On Amusing Ourselves to Death: Public Discourse in the Age of Show Business (1985), featuring Mark, Seth, Dylan, Wes, and guest Brian Hirt, the co-host of Pretty Much Pop with degrees in linguistics and science education.
Sponsors: Save 20% on an annual membership of at TheGreatCoursesPlus.com/PEL. See headspace.com/PEL for a free month’s access to a library of guided meditations. Learn about St. John’s College summer programs at SJC.edu/summer2021. Get a loan to lower your monthly payments at Upstart.com/PEL.
How does the form in which we receive media affect how we think? Postman tweaks Marshall McLuhan’s famous slogan “the medium is the message” to say “the medium is the metaphor.” This means that how we experience information gives us an image of how the world is. If we primarily interact with the world by talking to people face to face, then the world seems very small, and the kinds of things that are important are those that are amenable to being expressed that way. Aristotle’s Rhetoric concerns the forms of arguments that are likely to convince a crowd, and Plato in the Phaedrus was concerned that the advent of writing would ruin authentic communication and cause people to let their memorization skills deteriorate.

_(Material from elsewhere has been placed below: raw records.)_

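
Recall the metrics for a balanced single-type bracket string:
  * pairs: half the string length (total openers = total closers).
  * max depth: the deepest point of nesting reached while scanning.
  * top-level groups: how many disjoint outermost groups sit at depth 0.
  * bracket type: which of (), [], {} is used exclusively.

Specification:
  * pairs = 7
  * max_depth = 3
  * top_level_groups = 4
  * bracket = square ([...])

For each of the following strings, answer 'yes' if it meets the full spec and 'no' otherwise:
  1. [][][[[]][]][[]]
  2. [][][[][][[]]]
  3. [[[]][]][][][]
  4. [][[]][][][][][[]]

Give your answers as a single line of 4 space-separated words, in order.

String 1 '[][][[[]][]][[]]': depth seq [1 0 1 0 1 2 3 2 1 2 1 0 1 2 1 0]
  -> pairs=8 depth=3 groups=4 -> no
String 2 '[][][[][][[]]]': depth seq [1 0 1 0 1 2 1 2 1 2 3 2 1 0]
  -> pairs=7 depth=3 groups=3 -> no
String 3 '[[[]][]][][][]': depth seq [1 2 3 2 1 2 1 0 1 0 1 0 1 0]
  -> pairs=7 depth=3 groups=4 -> yes
String 4 '[][[]][][][][][[]]': depth seq [1 0 1 2 1 0 1 0 1 0 1 0 1 0 1 2 1 0]
  -> pairs=9 depth=2 groups=7 -> no

Answer: no no yes no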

With writing, and moreso with the advent of the printing press, on Postman’s account people’s attention spans got longer, and they were used to being able to follow lengthy chains of reasoning. Descartes reminded us in his Rules for Direction of the Mind that this understanding can be illusory: that we only really understand a lengthy chain if we can hold each link of it in turn in our minds and see clearly how they all fit together. Still, the metaphor that writing conveys is that the world is a reasonable place, that its truths can be conveyed impersonally via something objective like a book, and that to apprehend these truths, we have to stop and study. Also, due to the effort it takes to print a book, the presumption is that the written word is authoritative; this is not just some random joe writing on the Internet.
With the advent of the telegraph, it’s as if the vast distances of the world shrink. Because its messages are so short, they’re devoid of context. When they’re reported as “news,” there’s probably very little in the way of useful actions we can take on receiving them. A newspaper then becomes a disposable collection of out-of-context, useless bits of information, and yet this is something that serious people are supposed to read and take seriously.

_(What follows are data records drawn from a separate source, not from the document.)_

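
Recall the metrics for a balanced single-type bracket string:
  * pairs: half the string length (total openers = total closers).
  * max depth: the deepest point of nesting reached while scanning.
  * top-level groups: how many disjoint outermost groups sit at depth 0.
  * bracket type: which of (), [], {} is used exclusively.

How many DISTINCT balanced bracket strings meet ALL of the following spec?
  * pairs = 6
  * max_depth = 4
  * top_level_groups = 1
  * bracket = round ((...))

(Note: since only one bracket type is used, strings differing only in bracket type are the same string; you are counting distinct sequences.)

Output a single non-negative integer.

Spec: pairs=6 depth=4 groups=1
Count(depth <= 4) = 34
Count(depth <= 3) = 16
Count(depth == 4) = 34 - 16 = 18

Answer: 18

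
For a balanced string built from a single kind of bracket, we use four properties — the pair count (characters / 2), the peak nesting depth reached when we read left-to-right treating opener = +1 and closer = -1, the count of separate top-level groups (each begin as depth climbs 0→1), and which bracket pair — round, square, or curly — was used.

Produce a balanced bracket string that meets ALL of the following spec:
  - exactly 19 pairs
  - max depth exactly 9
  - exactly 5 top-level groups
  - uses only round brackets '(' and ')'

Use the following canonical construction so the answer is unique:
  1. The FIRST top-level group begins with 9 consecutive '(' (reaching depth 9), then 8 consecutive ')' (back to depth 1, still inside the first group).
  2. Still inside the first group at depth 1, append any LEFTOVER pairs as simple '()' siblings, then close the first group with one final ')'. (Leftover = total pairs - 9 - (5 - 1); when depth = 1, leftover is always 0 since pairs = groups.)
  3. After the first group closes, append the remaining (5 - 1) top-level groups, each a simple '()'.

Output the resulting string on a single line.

Spec: pairs=19 depth=9 groups=5
Leftover pairs = 19 - 9 - (5-1) = 6
First group: deep chain of depth 9 + 6 sibling pairs
Remaining 4 groups: simple '()' each

Answer: ((((((((())))))))()()()()()())()()()()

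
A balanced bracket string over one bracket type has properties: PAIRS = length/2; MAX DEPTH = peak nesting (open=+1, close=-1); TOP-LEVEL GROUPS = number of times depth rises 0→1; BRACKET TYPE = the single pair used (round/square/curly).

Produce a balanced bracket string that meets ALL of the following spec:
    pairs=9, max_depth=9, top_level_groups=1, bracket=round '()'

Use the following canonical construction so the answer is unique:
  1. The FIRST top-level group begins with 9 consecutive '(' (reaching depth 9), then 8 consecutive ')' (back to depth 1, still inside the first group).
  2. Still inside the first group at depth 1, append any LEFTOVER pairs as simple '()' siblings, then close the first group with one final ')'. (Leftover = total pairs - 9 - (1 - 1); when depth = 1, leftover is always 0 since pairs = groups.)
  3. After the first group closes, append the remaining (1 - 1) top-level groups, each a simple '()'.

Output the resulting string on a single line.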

When television is invented, things get worse: Television (like radio) also presents information without context, as we need to be able to understand at any time we may turn it on. But television adds images, and the commercial forces that require that people keep watching mean that these images must be as attractive as possible and that the image and sound experience must be as entertaining as possible. While advertising in early newspapers was aimed at providing information about available services, it becomes empty sloganeering, and politics follows suit, becoming reduced to sound bites. TV news lurches from one disconnected fact to another with the same cheery demeanor reducing everything to meaninglessness. Everything shifts to a narrative and/or musical presentation to be more entertaining; we expect an quick emotional hook and get bored by anything else.

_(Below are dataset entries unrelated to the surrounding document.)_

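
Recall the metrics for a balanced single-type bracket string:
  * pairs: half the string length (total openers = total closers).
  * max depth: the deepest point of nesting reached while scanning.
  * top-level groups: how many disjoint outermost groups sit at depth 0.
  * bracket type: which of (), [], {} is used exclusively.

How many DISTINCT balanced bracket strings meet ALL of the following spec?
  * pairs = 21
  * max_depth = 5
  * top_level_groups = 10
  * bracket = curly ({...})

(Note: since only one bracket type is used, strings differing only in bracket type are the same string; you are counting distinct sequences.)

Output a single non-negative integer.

Spec: pairs=21 depth=5 groups=10
Count(depth <= 5) = 36042160
Count(depth <= 4) = 27190510
Count(depth == 5) = 36042160 - 27190510 = 8851650

Answer: 8851650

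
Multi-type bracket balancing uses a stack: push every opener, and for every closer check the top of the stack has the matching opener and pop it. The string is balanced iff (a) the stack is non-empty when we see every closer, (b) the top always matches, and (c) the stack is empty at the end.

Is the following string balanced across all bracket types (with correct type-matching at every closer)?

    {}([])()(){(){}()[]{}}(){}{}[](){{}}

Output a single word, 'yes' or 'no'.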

Postman claimed that this has had terrible effects on our attention spans, our ability to reason and make sound decisions, to understand (or even feel) anything requiring depth, and to learn. As primarily an educator and theorist about education, he thought that while, per Dewey, yes, of course we learn better when we have some practical engagement with a subject and aren’t just being handed dry subject matter, but TV’s prevalence in the culture has created the expectation that learning must be entertainment. Like Allan Bloom, Postman complained about students today being ruined by modern culture, unequipped for the reflective engagement that a liberal education requires. TV is (using McLuhan’s term) a “hot” medium: It fills our senses, giving its passive spectators no chance to interact or even stop to think (at least not with complexity beyond Dora the Explorer). If TV provides us with a metaphor (or a “myth” per Barthes) for the way we expect the world to work, then we become passive spectators in our lives, ripe for fascism and other nasty things. Postman claimed that this is the blueprint for dystopia a la Brave New World.
This can be considered another entry in our ongoing social construction series, providing a concrete example of a way in which our social environment, and hence our minds, are allegedly constructed. (For a more concrete version of this hypothesis in linguistics, Brian mentions the Sapir-Whorf hypothesis.) What is Postman’s solution? Not giving up TV; it’s too late for that. The best we can do is, through education, foreground this process of construction so that we are not unwitting victims of it.
Since the book is from 1985, an obvious question is how the Internet fares as an advance over TV. Yes, it’s more interactive, and you can easily get context by digging deeper with more searching into a topic. However, it’s also geared even moreso to shorter attention spans and context-free information delivery, and given the ease of posting, the information we’re exposed to (especially on social media) can be of much lower quality than we’d get from books or even curated TV news. A prominent writer in this area is Nicholas Carr, and we looked at a widely read article he wrote for the Atlantic in 2008 called “Is Google Making Us Stupid.”